Karena itu ada suatu pernyataan yang sulit saya lupakan dari kitab Nashaaihul Ibad ketika mengaji bertahun-tahun lalu. Pernyataan ini samar-samar saya ingat, tapi selalu sukses menggaungkan tanda-tanda tanya dalam diri. Saya bahkan lupa itu perkataan ulama siapa, yang jelas intinya beliau itu seseorang yang sangat berhati-hati. Ketika kita ditanya, apakah engkau mencintai Allah & rasul-Nya? Lalu kita jawab, ya. Dan ternyata tak ada buktinya, maka kita adalah pendusta. Lalu bagaimana, masa bilang tidak? Ulama itu lebih suka memilih diam. Begitulah. Sampai sekarang, pernyataan & pertanyaan-pertanyaan itu selalu ada di kegalauan hati terdalam. Saya menemukan pertanyaan itu kerap hinggap di penggalan catatan-catatan lama pengakuan saya. Misalnya puisi Syahadat & penggalan 2 catatan ini. Yang  pertama penggalan catatan tentang mencintai-Nya. Yang kedua puisi tentang Rasulullah SAW.

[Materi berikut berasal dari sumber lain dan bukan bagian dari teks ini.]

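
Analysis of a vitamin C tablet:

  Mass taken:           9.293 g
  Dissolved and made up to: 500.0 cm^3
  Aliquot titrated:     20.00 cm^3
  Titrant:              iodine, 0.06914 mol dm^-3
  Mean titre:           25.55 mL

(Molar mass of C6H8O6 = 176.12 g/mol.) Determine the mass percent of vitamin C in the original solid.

C6H8O6 + I2 → C6H6O6 + 2 HI
n(I2) per titration = 0.02555 × 0.06914 = 1.767 × 10^-3 mol
n(C6H8O6) in each aliquot = 1.767 × 10^-3 mol (1:1 ratio)
n(C6H8O6) in the whole flask = 1.767 × 10^-3 × 500.0/20.00 = 0.04416 mol
mass of C6H8O6 = 0.04416 × 176.12 = 7.778 g
% C6H8O6 = 7.778 / 9.293 × 100 = 83.70 %

83.70 %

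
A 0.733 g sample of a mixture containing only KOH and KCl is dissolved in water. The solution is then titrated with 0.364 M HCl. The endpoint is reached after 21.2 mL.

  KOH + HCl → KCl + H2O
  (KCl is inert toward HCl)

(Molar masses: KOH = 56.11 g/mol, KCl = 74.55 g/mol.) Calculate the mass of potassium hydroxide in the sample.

0.433 g

n(HCl) = 0.0212 × 0.364 = 7.72 × 10^-3 mol
Let x = n(KOH), y = n(KCl).
Titrant: 1x = 7.72 × 10^-3;  mass: 56.11x + 74.55y = 0.733
Solving, x = 7.72 × 10^-3 mol, y = 4.02 × 10^-3 mol
mass of KOH = 7.72 × 10^-3 × 56.11 = 0.433 g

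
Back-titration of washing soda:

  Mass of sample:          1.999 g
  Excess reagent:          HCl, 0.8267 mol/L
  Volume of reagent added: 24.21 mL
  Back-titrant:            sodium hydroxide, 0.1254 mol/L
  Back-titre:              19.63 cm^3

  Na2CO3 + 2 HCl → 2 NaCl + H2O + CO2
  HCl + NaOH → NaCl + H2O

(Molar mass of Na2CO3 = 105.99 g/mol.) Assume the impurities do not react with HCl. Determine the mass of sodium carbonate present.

0.9302 g

n(HCl) added = 0.02421 × 0.8267 = 0.02001 mol
n(NaOH) used in back-titration = 0.01963 × 0.1254 = 2.462 × 10^-3 mol
n(HCl) left over = 2.462 × 10^-3 mol (1:1 ratio)
n(HCl) consumed by analyte = 0.02001 − 2.462 × 10^-3 = 0.01755 mol
From the 1:2 ratio, n(Na2CO3) = 1/2 × 0.01755 = 8.776 × 10^-3 mol
mass of Na2CO3 = 8.776 × 10^-3 × 105.99 = 0.9302 g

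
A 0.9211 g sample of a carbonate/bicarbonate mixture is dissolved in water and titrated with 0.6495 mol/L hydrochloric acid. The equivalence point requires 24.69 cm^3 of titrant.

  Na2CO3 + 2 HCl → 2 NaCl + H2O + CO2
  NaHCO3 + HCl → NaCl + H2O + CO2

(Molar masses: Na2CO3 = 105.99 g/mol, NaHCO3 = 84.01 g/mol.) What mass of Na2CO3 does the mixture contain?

0.7281 g

n(HCl) = 0.02469 × 0.6495 = 0.01604 mol
Let x = n(Na2CO3), y = n(NaHCO3).
Titrant: 2x + 1y = 0.01604;  mass: 105.99x + 84.01y = 0.9211
Solving, x = 6.869 × 10^-3 mol, y = 2.298 × 10^-3 mol
mass of Na2CO3 = 6.869 × 10^-3 × 105.99 = 0.7281 g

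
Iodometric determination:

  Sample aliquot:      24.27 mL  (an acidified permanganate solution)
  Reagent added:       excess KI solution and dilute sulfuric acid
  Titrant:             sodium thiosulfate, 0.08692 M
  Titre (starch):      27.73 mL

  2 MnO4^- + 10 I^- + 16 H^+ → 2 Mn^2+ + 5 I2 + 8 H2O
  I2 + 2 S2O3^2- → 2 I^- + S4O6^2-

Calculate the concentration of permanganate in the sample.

0.01986 M

n(S2O3^2-) = 0.02773 × 0.08692 = 2.410 × 10^-3 mol
n(I2) = n(S2O3^2-)/2 = 1.205 × 10^-3 mol
From the 2:5 ratio, n(MnO4^-) in the aliquot = 2/5 × 1.205 × 10^-3 = 4.821 × 10^-4 mol
[MnO4^-] = 4.821 × 10^-4 / 0.02427 = 0.01986 mol/L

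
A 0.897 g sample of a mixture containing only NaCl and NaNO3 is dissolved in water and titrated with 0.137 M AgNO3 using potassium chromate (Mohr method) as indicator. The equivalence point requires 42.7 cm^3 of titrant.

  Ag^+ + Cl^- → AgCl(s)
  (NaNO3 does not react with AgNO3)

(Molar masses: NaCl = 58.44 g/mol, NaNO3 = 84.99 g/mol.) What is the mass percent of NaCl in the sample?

38.1 %

n(AgNO3) = 0.0427 × 0.137 = 5.85 × 10^-3 mol
Let x = n(NaCl), y = n(NaNO3).
Titrant: 1x = 5.85 × 10^-3;  mass: 58.44x + 84.99y = 0.897
Solving, x = 5.85 × 10^-3 mol, y = 6.53 × 10^-3 mol
mass of NaCl = 5.85 × 10^-3 × 58.44 = 0.342 g
% NaCl = 0.342 / 0.897 × 100 = 38.1 %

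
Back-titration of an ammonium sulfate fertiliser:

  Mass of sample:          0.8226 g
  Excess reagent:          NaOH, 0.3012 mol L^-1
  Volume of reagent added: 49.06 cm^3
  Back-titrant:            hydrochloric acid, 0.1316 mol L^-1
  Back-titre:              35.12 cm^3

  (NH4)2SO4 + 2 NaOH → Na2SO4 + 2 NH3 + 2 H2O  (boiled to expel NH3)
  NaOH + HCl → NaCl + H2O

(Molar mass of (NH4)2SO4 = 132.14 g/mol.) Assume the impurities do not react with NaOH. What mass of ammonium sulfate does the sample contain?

n(NaOH) added = 0.04906 × 0.3012 = 0.01478 mol
n(HCl) used in back-titration = 0.03512 × 0.1316 = 4.622 × 10^-3 mol
n(NaOH) left over = 4.622 × 10^-3 mol (1:1 ratio)
n(NaOH) consumed by analyte = 0.01478 − 4.622 × 10^-3 = 0.01016 mol
From the 1:2 ratio, n((NH4)2SO4) = 1/2 × 0.01016 = 5.078 × 10^-3 mol
mass of (NH4)2SO4 = 5.078 × 10^-3 × 132.14 = 0.6709 g

0.6709 g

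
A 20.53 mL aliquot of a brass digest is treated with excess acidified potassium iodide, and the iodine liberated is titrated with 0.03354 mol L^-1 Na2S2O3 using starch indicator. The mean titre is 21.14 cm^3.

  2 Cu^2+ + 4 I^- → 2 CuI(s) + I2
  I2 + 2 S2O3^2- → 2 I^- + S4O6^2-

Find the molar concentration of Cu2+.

0.03454 mol/L

n(S2O3^2-) = 0.02114 × 0.03354 = 7.090 × 10^-4 mol
n(I2) = n(S2O3^2-)/2 = 3.545 × 10^-4 mol
From the 2:1 ratio, n(Cu2+) in the aliquot = 2/1 × 3.545 × 10^-4 = 7.090 × 10^-4 mol
[Cu2+] = 7.090 × 10^-4 / 0.02053 = 0.03454 mol/L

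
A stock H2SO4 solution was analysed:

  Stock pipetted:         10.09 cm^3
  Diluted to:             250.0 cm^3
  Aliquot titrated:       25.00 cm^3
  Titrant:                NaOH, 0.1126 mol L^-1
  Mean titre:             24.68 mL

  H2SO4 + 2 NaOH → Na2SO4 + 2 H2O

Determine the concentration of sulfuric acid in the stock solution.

1.377 mol/L

n(NaOH) = 0.02468 × 0.1126 = 2.779 × 10^-3 mol
From the 1:2 ratio, n(H2SO4) in the aliquot = 1/2 × 2.779 × 10^-3 = 1.389 × 10^-3 mol
[H2SO4]_dilute = 1.389 × 10^-3 / 0.02500 = 0.05558 mol/L
Dilution factor = 250.0 / 10.09 = 24.78
[H2SO4]_stock = 0.05558 × 24.78 = 1.377 mol/L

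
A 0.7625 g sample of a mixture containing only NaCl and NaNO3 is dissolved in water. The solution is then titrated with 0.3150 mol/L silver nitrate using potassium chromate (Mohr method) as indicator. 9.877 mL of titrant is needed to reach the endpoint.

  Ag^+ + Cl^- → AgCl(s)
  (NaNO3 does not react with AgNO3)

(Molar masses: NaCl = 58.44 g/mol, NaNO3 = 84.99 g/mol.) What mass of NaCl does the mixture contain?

n(AgNO3) = 0.009877 × 0.3150 = 3.111 × 10^-3 mol
Let x = n(NaCl), y = n(NaNO3).
Titrant: 1x = 3.111 × 10^-3;  mass: 58.44x + 84.99y = 0.7625
Solving, x = 3.111 × 10^-3 mol, y = 6.832 × 10^-3 mol
mass of NaCl = 3.111 × 10^-3 × 58.44 = 0.1818 g

0.1818 g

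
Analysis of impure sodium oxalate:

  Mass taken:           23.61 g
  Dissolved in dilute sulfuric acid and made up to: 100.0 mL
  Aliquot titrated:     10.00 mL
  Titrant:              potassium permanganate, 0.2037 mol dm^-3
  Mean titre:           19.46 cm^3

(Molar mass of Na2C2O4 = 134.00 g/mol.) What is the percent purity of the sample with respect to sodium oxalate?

2 MnO4^- + 5 C2O4^2- + 16 H^+ → 2 Mn^2+ + 10 CO2 + 8 H2O
n(KMnO4) per titration = 0.01946 × 0.2037 = 3.964 × 10^-3 mol
From the 5:2 ratio, n(Na2C2O4) in each aliquot = 5/2 × 3.964 × 10^-3 = 9.910 × 10^-3 mol
n(Na2C2O4) in the whole flask = 9.910 × 10^-3 × 100.0/10.00 = 0.09910 mol
mass of Na2C2O4 = 0.09910 × 134.00 = 13.28 g
% Na2C2O4 = 13.28 / 23.61 × 100 = 56.24 %

56.24 %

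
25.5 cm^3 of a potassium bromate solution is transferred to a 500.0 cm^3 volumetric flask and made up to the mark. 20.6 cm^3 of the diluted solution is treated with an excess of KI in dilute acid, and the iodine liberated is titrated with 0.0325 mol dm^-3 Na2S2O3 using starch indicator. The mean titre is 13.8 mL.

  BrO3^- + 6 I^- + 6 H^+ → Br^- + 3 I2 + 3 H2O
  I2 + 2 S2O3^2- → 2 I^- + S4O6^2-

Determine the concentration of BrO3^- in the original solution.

0.0711 mol/L

n(S2O3^2-) = 0.0138 × 0.0325 = 4.49 × 10^-4 mol
n(I2) = n(S2O3^2-)/2 = 2.24 × 10^-4 mol
From the 1:3 ratio, n(BrO3^-) in the aliquot = 1/3 × 2.24 × 10^-4 = 7.48 × 10^-5 mol
[BrO3^-]_dilute = 7.48 × 10^-5 / 0.0206 = 0.00363 mol/L
[BrO3^-]_original = 0.00363 × 500.0/25.5 = 0.0711 mol/L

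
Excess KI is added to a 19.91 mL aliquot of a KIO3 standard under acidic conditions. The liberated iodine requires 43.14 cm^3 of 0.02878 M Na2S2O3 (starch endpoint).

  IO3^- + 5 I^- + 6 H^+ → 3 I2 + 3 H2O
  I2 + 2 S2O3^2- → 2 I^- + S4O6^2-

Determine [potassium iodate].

0.01039 M

n(S2O3^2-) = 0.04314 × 0.02878 = 1.242 × 10^-3 mol
n(I2) = n(S2O3^2-)/2 = 6.208 × 10^-4 mol
From the 1:3 ratio, n(IO3^-) in the aliquot = 1/3 × 6.208 × 10^-4 = 2.069 × 10^-4 mol
[IO3^-] = 2.069 × 10^-4 / 0.01991 = 0.01039 mol/L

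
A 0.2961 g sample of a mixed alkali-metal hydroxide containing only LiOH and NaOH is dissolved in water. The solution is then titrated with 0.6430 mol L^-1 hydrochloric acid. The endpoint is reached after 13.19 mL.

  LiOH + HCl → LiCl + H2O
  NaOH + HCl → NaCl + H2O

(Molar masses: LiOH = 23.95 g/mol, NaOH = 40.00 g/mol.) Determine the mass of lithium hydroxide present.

0.06438 g

n(HCl) = 0.01319 × 0.6430 = 8.481 × 10^-3 mol
Let x = n(LiOH), y = n(NaOH).
Titrant: 1x + 1y = 8.481 × 10^-3;  mass: 23.95x + 40.00y = 0.2961
Solving, x = 2.688 × 10^-3 mol, y = 5.793 × 10^-3 mol
mass of LiOH = 2.688 × 10^-3 × 23.95 = 0.06438 g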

Telah kurangkai bunga-bunga
Seindah taman yang kumimpikan
‘tuk ku persembahkan sebagai              
keharuman cintaku pada-Mu
Dan entah apakah aku sedang membual
atau berdusta?                      
Jika rangkaian bungaku layu
luruh satu persatu
sebelum keharumannya sampai pada-Mu
....
*(Januari 2004)
--------------------------------
Ajari aku cinta
Hakiki
Semurni cinta abadimu
yang terbingkai indah
dalam galeri sejarah

Ajari aku cinta
Dari perjalananmu meniti waktu
dan pengorbanan yang tak pernah putuskan
Ikhlasmu.
Luka dan derita itu
pun tak sanggup membunuh
Sabarmu.

Ajari aku cinta
Agar ia tak lagi buta
dan tersesat menemukan muara

Ajari aku...
Mengeja cinta
Agar fasihku tak hanya sekedar kata
Tanpa makna

Ajari aku cinta
Agar saat kunyatakan rindu, dan berkata,
“Sungguh aku cinta padamu
Terpesona pada mulia
akhlakmu”
Tak ada lagi sebentuk tanya:
Dustakah aku?

*(Ajari Aku Cinta, April 2005)

Saya jadi teringat lagu EdCoustic berjudul Aku Ingin Mencintai-Mu. Liriknya mewakili harapan-harapan untuk dapat mencintai-Nya.

Lanjut baca ke tulisan berikutnya ya... Confession (bag. 2) tentang keempat anak panah pengakuan yang lainnya... :)

Komentar

Posting Komentar

Tinggalkan jejakmu kala mampir di sini

Popular Posts

Mozaik Bandung: Liburan yang Kacau & Jalan Panjang ke Pondok Hijau

Mencapai Impian dalam Mengelola Keuangan Secara Efektif dan Efisien

Puisi Sapardi, Acep Zamzam, & Bulu Kuduk [Wishful Wednesday #2]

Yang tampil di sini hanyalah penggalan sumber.